On 6/20/2018 5:32 PM, S Moonesamy wrote:
Hi John,
At 09:08 AM 20-06-2018, John C Klensin wrote:
While I agree that adding a note is reasonable and that
providing a reference to current status (as viewed from the
IETF's perspective) is probably more so, I think "defeats the
purpose" is wild hyperbole or worse. There are actually two
goals of this registry. One is simply to avoid inadvertent name
collisions and that certainly is not facilitated by hiding or
dropping names unless we somehow want to encourage their reuse.
I did not suggest removing the entry as it might make it difficult for
people to look up information about SMTP extensions.
My take, as probably one of the few server-side implementators of the
SUBMITTER protocol.
SUBMITTER was an SenderID optimization protocol. Similar to SPF,
SenderID was competing with SPF as a payload-based (RFC5322) SPF-like
Protocol using the 5322.From for the IP::DOMAIN association DNS
lookup, just like SPF. The old MARID WG project initiated the
experimental competition of the SPF, SENDERID/PRA/SUBMITTER proposed
protocols.
SUBMITTER provided a way to pass the PRA (Purported Responsible
Address) which was generally, the 5322.From field, at the SMTP MAIL
FROM state, before the DATA payload was transferred.

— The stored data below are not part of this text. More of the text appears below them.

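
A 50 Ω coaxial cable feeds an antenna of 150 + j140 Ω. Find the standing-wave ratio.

VSWR ≈ 5.77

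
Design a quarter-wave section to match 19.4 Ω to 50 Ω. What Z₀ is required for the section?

Z_qwt ≈ 31.1 Ω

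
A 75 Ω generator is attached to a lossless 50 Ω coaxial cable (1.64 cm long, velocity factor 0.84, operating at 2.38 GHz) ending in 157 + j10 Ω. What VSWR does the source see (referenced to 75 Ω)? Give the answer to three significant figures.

VSWR ≈ 3.89

λ = v/f = 0.84·c / 2.38 GHz = 0.106 m
βl = 2π·l/λ = 2π × 0.155 = 55.8°
tan(βl) = 1.47
Z_in = Z_0·(Z_L + jZ_0·tanβl)/(Z_0 + jZ_L·tanβl) = 22.8 − j30.5 Ω
Γ_s = (Z_in − Z_s)/(Z_in + Z_s) = (-52.2 − j30.5)/(97.8 − j30.5), |Γ_s| = 0.591
VSWR = (1 + |Γ_s|)/(1 − |Γ_s|)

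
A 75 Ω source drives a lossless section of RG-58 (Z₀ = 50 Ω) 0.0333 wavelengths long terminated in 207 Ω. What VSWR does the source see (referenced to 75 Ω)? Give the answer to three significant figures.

VSWR ≈ 2.92

βl = 2π × 0.0333 = 12°
tan(βl) = 0.212
Z_in = Z_0·(Z_L + jZ_0·tanβl)/(Z_0 + jZ_L·tanβl) = 122 − j96.7 Ω
Γ_s = (Z_in − Z_s)/(Z_in + Z_s) = (47 − j96.7)/(197 − j96.7), |Γ_s| = 0.49
VSWR = (1 + |Γ_s|)/(1 − |Γ_s|)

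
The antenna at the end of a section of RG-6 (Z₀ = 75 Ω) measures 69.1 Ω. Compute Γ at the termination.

Γ = (Z_L − Z_0)/(Z_L + Z_0) = (69.1 − 75)/(69.1 + 75) = -5.9/144.1

Γ = -0.0409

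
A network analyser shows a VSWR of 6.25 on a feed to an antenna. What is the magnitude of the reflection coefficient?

|Γ| ≈ 0.724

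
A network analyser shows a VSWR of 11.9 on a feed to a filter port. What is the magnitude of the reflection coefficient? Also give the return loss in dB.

|Γ| = (S − 1)/(S + 1) = (11.9 − 1)/(11.9 + 1) = 10.9/12.9
RL = −20·log₁₀|Γ| = −20·log₁₀(0.845)

|Γ| ≈ 0.845; return loss ≈ 1.46 dB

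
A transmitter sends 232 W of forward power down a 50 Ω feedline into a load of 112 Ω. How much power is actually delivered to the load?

Γ = (112 − 50)/(112 + 50) = 0.383
|Γ|² = 0.146
P_refl = |Γ|²·P_inc = 34 W, P_del = (1 − |Γ|²)·P_inc = 198 W

P_delivered ≈ 198 W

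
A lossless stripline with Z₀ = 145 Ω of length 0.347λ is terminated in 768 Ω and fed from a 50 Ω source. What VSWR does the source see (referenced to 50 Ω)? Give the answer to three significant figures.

VSWR ≈ 6.5

βl = 2π × 0.347 = 125°
tan(βl) = -1.43
Z_in = Z_0·(Z_L + jZ_0·tanβl)/(Z_0 + jZ_L·tanβl) = 40 + j96 Ω
Γ_s = (Z_in − Z_s)/(Z_in + Z_s) = (-9.98 + j96)/(90 + j96), |Γ_s| = 0.733
VSWR = (1 + |Γ_s|)/(1 − |Γ_s|)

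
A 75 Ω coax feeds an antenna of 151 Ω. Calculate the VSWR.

Γ = (151 − 75)/(151 + 75) = 0.336
VSWR = (1 + 0.336)/(1 − 0.336)

VSWR ≈ 2.01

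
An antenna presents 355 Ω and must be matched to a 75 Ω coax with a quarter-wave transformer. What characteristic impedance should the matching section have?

Z_qwt = √(Z_0·R_L) = √(75 × 355) = √26620

Z_qwt ≈ 163 Ω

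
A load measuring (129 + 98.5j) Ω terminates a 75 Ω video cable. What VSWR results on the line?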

Eventually, when SPF was updated, it won over SenderID, but if you
implemented and enabled the SUBMITTER SMTP service extension, you will
definitely see "many" SMTP clients issue the PRA at the MAIL FROM:
MAIL FROM: <return-path> [SUBMITTER=pra]
With over 15+ years of having it (and other LMAP protocols) enabled,
my statistics have shown it widely used by SMTP clients. It was not a
NULL or NIL amount of usage, and we are a small company, imagine a
bigger implementator?
The way it was implemented in my package was to use it at SMTP as a
substituted SPF lookup if the SPF record did not exist.
Rather than get rid of SUBMITTER, I would like to see if SUBMITTER can
be leveraged as a DMARC optimization. It is providing the 5322.FROM
address at the SMTP level (before DATA). This is can utilized in some
fashion as a DKIM Policy lookup.
I don't want to just turn it off, the code is already written. It is
a solid concept, the passage of the 5322.From address to the SMTP MAIL
FROM state. SMTP clients are using it and if you enabled in your
package, you will this fact as well.